Porque, como é possível governar-se para viver sem a leitura? Deixar de escrever pode ser a loucura, o caos, o sofrimento; mas deixar de ler é a morte instantânea. Um mundo sem livros é um mundo sem atmosfera, como Marte. Um lugar impossível, inabitável. De forma que, muito antes da escrita está a leitura, e os romancistas não são mais do que leitores destemperados e descomedidos devido à nossa fome ansiosa de palavras.
Há pouco tempo ouvi a escritora argentina Graciela Cabal,
falar em público, em Gijón, numa intervenção divertidíssima e memorável.

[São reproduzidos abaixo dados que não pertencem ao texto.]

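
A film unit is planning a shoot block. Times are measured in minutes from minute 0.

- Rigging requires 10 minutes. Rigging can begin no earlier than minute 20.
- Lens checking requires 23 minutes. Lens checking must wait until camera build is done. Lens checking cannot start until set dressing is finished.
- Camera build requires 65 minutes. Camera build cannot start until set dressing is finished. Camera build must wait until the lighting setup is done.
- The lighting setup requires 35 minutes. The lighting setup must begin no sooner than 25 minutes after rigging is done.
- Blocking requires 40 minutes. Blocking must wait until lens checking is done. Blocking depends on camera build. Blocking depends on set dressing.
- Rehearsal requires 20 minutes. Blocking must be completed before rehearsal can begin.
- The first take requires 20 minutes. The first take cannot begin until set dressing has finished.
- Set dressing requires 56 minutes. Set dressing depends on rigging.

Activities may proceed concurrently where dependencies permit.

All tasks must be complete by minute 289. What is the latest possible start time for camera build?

Rehearsal must finish by minute 289; it takes 20 minutes, so it must start by 289 − 20 = minute 269.
Since rehearsal (must start by minute 269) depends on it, blocking must finish by minute 269. Backing off its 40-minute duration gives a latest start of minute 229.
Lens checking feeds into blocking (must start by minute 229); so lens checking must finish by minute 229 and therefore start by minute 206.
Camera build has several dependents: lens checking (must start by minute 206); blocking (must start by minute 229). The earliest of those limits is minute 206, so camera build must start by 206 − 65 = minute 141.

141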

Acabou por dizer (embora ela se expressasse melhor do que eu) que um leitor tem
a vida muito mais longa do que as outras pessoas, porque não morre até acabar o
livro que está a ler. O seu próprio pai, explicava Graciela, tinha demorado
imenso a falecer, porque vinha o médico visitá-lo e, abanando tristemente a
cabeça, garantia: “Não passa desta noite»; mas o pai respondia: «Não, nem
pense, não se preocupe, não posso morrer porque tenho de acabar O Outono do
Patriarca.’' E, assim que o médico se ia embora, o pai dizia: «Tragam-me um
livro mais grosso.»
— Enquanto isso, amigos do meu
pai, que eram saudáveis, fartavam-se de morrer; por exemplo, um pobre senhor
que só foi ao médico fazer um check-up e já não saiu — acrescentava Graciela. —
É que a morte também é leitora, por isso aconselho a que andem sempre com um
livro na mão, porque, quando a morte chega e vê o livro, espreita para ver o
que estamos a ler, tal como eu faço no autocarro, e distrai-se.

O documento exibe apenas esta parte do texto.